No matter how I try understanding it, I just can't. Maybe I should take it as it is, but what does it mean? It doesn't make sense. I've read this line over and over again yet there is still nothing concrete, just hints. Yes, there are times that I seem to "get" the idea but in an abstract form. This all changed when I got to a point as right now.
It is a common practice for me to have all those wonderful thoughts inside my head going-on and me planning to put them on record -- blogs, writing them down, and other wond'rous ways. It's a regular that I got lots of 'em [thoughts that are note-worthy] that I get too familiar with it. I tell myself subconsciously that I have them inside me essentially anyway, and no matter what I do, whether I forget it, write it, or whatever, it will remain in me essentially and I can summon them thoughts whenever I want to.
Today, I proved myself wrong. If I count the thoughts I had before that I "planned" to "write of in the future", I realized I never accomplished even one. The only times I was able to really write down my thoughts and preserve them is by writing them by instance that I've come to think of them. I've realized that "reserving" the time that you should've written it all will never bring back anything. We get more and more things to do every gasp of time, and it will and will come to a point that what we have at hand will bury our reserved memories and thoughts.We can never again have the same or exact opportunity we have in each second of our life.
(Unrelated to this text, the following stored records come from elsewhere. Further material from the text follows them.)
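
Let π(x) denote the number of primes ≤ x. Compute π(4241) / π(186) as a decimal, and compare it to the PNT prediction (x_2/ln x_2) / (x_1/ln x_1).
π(4241)/π(186) = 581/42 ≈ 13.8333;  PNT prediction ≈ 14.2654.

π(186) = 42 and π(4241) = 581, so π(4241)/π(186) ≈ 13.8333. The PNT-predicted ratio is (4241/ln(4241)) / (186/ln(186)) ≈ 14.2654. The two agree to within a few percent, as expected.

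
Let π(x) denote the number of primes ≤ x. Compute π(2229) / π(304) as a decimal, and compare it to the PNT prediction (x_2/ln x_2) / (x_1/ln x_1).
π(2229)/π(304) = 331/62 ≈ 5.3387;  PNT prediction ≈ 5.4374.

π(304) = 62 and π(2229) = 331, so π(2229)/π(304) ≈ 5.3387. The PNT-predicted ratio is (2229/ln(2229)) / (304/ln(304)) ≈ 5.4374. The two agree to within a few percent, as expected.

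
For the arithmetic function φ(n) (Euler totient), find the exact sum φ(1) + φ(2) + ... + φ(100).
Σ_{n ≤ 100} φ(n) = 3044

Compute φ(n) for each 1 ≤ n ≤ 100: φ(1) = 1, φ(2) = 1, φ(3) = 2, φ(4) = 2, φ(5) = 4, φ(6) = 2, φ(7) = 6, φ(8) = 4, φ(9) = 6, φ(10) = 4, φ(11) = 10, φ(12) = 4, φ(13) = 12, φ(14) = 6, φ(15) = 8, φ(16) = 8, φ(17) = 16, φ(18) = 6, φ(19) = 18, φ(20) = 8, φ(21) = 12, φ(22) = 10, φ(23) = 22, φ(24) = 8, φ(25) = 20, φ(26) = 12, φ(27) = 18, φ(28) = 12, φ(29) = 28, φ(30) = 8, φ(31) = 30, φ(32) = 16, φ(33) = 20, φ(34) = 16, φ(35) = 24, φ(36) = 12, φ(37) = 36, φ(38) = 18, φ(39) = 24, φ(40) = 16, φ(41) = 40, φ(42) = 12, φ(43) = 42, φ(44) = 20, φ(45) = 24, φ(46) = 22, φ(47) = 46, φ(48) = 16, φ(49) = 42, φ(50) = 20, φ(51) = 32, φ(52) = 24, φ(53) = 52, φ(54) = 18, φ(55) = 40, φ(56) = 24, φ(57) = 36, φ(58) = 28, φ(59) = 58, φ(60) = 16, φ(61) = 60, φ(62) = 30, φ(63) = 36, φ(64) = 32, φ(65) = 48, φ(66) = 20, φ(67) = 66, φ(68) = 32, φ(69) = 44, φ(70) = 24, φ(71) = 70, φ(72) = 24, φ(73) = 72, φ(74) = 36, φ(75) = 40, φ(76) = 36, φ(77) = 60, φ(78) = 24, φ(79) = 78, φ(80) = 32, φ(81) = 54, φ(82) = 40, φ(83) = 82, φ(84) = 24, φ(85) = 64, φ(86) = 42, φ(87) = 56, φ(88) = 40, φ(89) = 88, φ(90) = 24, φ(91) = 72, φ(92) = 44, φ(93) = 60, φ(94) = 46, φ(95) = 72, φ(96) = 32, φ(97) = 96, φ(98) = 42, φ(99) = 60, φ(100) = 40. Summing all 100 values: 3044. (Average order: Σ_{n ≤ x} φ(n) ~ (3/π²) x². For x = 100, (3/π²)·100² ≈ 3039.64.)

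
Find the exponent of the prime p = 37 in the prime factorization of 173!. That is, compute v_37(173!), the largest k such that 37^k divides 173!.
v_37(173!) = 4

Legendre's formula: v_p(n!) = Σ_{k ≥ 1} ⌊n / p^k⌋. For p = 37, n = 173, the terms are:
  ⌊173/37^1⌋ = ⌊173/37⌋ = 4
(the next term ⌊173/37^2⌋ = 0, terminating the sum). Summing: v_37(173!) = 4 = 4.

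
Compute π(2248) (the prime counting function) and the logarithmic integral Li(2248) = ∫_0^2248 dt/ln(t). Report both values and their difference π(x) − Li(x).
π(2248) = 334;  Li(2248) ≈ 347.18;  π(x) − Li(x) ≈ -13.18.

Direct count of primes ≤ 2248 gives π(2248) = 334. Numerical evaluation of the logarithmic integral gives Li(2248) ≈ 347.18. The difference π(x) − Li(x) ≈ -13.18 is typically negative for small/moderate x (Li(x) overestimates), though Littlewood's theorem shows this sign changes infinitely often.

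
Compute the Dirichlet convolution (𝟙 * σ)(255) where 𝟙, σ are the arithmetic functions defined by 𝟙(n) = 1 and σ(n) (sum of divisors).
(𝟙 * σ)(255) = 665

Divisors of 255: [1, 3, 5, 15, 17, 51, 85, 255]. For each d | 255:
  d = 1: 𝟙(1) · σ(255/1) = 1 · 432 = 432
  d = 3: 𝟙(3) · σ(255/3) = 1 · 108 = 108
  d = 5: 𝟙(5) · σ(255/5) = 1 · 72 = 72
  d = 15: 𝟙(15) · σ(255/15) = 1 · 18 = 18
  d = 17: 𝟙(17) · σ(255/17) = 1 · 24 = 24
  d = 51: 𝟙(51) · σ(255/51) = 1 · 6 = 6
  d = 85: 𝟙(85) · σ(255/85) = 1 · 4 = 4
  d = 255: 𝟙(255) · σ(255/255) = 1 · 1 = 1
Summing: (𝟙 * σ)(255) = 432 + 108 + 72 + 18 + 24 + 6 + 4 + 1 = 665.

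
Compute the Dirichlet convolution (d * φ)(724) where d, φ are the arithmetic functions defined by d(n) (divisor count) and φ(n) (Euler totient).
(d * φ)(724) = 1274

Divisors of 724: [1, 2, 4, 181, 362, 724]. For each d | 724:
  d = 1: d(1) · φ(724/1) = 1 · 360 = 360
  d = 2: d(2) · φ(724/2) = 2 · 180 = 360
  d = 4: d(4) · φ(724/4) = 3 · 180 = 540
  d = 181: d(181) · φ(724/181) = 2 · 2 = 4
  d = 362: d(362) · φ(724/362) = 4 · 1 = 4
  d = 724: d(724) · φ(724/724) = 6 · 1 = 6
Summing: (d * φ)(724) = 360 + 360 + 540 + 4 + 4 + 6 = 1274.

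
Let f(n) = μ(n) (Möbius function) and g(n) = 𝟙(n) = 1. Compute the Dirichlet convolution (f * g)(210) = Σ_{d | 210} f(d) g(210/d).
(μ * 𝟙)(210) = 0

Divisors of 210: [1, 2, 3, 5, 6, 7, 10, 14, 15, 21, 30, 35, 42, 70, 105, 210]. For each d | 210:
  d = 1: μ(1) · 𝟙(210/1) = 1 · 1 = 1
  d = 2: μ(2) · 𝟙(210/2) = -1 · 1 = -1
  d = 3: μ(3) · 𝟙(210/3) = -1 · 1 = -1
  d = 5: μ(5) · 𝟙(210/5) = -1 · 1 = -1
  d = 6: μ(6) · 𝟙(210/6) = 1 · 1 = 1
  d = 7: μ(7) · 𝟙(210/7) = -1 · 1 = -1
  d = 10: μ(10) · 𝟙(210/10) = 1 · 1 = 1
  d = 14: μ(14) · 𝟙(210/14) = 1 · 1 = 1
  d = 15: μ(15) · 𝟙(210/15) = 1 · 1 = 1
  d = 21: μ(21) · 𝟙(210/21) = 1 · 1 = 1
  d = 30: μ(30) · 𝟙(210/30) = -1 · 1 = -1
  d = 35: μ(35) · 𝟙(210/35) = 1 · 1 = 1
  d = 42: μ(42) · 𝟙(210/42) = -1 · 1 = -1
  d = 70: μ(70) · 𝟙(210/70) = -1 · 1 = -1
  d = 105: μ(105) · 𝟙(210/105) = -1 · 1 = -1
  d = 210: μ(210) · 𝟙(210/210) = 1 · 1 = 1
Summing: (μ * 𝟙)(210) = 1 + -1 + -1 + -1 + 1 + -1 + 1 + 1 + 1 + 1 + -1 + 1 + -1 + -1 + -1 + 1 = 0.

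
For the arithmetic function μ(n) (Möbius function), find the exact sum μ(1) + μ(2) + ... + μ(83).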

Time moves continuously and the moments are fleeting. Change is faster than a nanosecond.
This is the secret to life -- taking and grasping every opportunity, every chance. This is not only the rule of life, but what God says. Oh, how precious and fleeting life is. How much of our time is put to waste? How much glory could we have done?
We say that we have faith, yet we do not practice it. What we are doing only kills the faith that we say and actually have. Faith is at the moment. Faith is at the NOW. Faith is a breath that we need to breath. We do not reserve air in our lungs. Faith is like a firefly that you should enjoy watching at the exact moment for it will not wait for you forever until it flees. Faith is like a dying loved-one whom you should've shown every ounce of love you have before God takes him or her away. Faith is no compromise. That is faith and more that I probably couldn't even reach.
Here, I've learned how important it is to be very vigilant in our life in every aspect. What we are in the spiritual is who we are in the world. As we are expected to be alert in the divine realm, we also should be as alert as in our technical, physical world where the costs and opportunities can be counted, and are as fleeting as well. We should understand and comprehend this world in a way that we see what is to be seen, taken, and owned.
Finally, I can second and declare that "faith without deeds is" definitely "dead".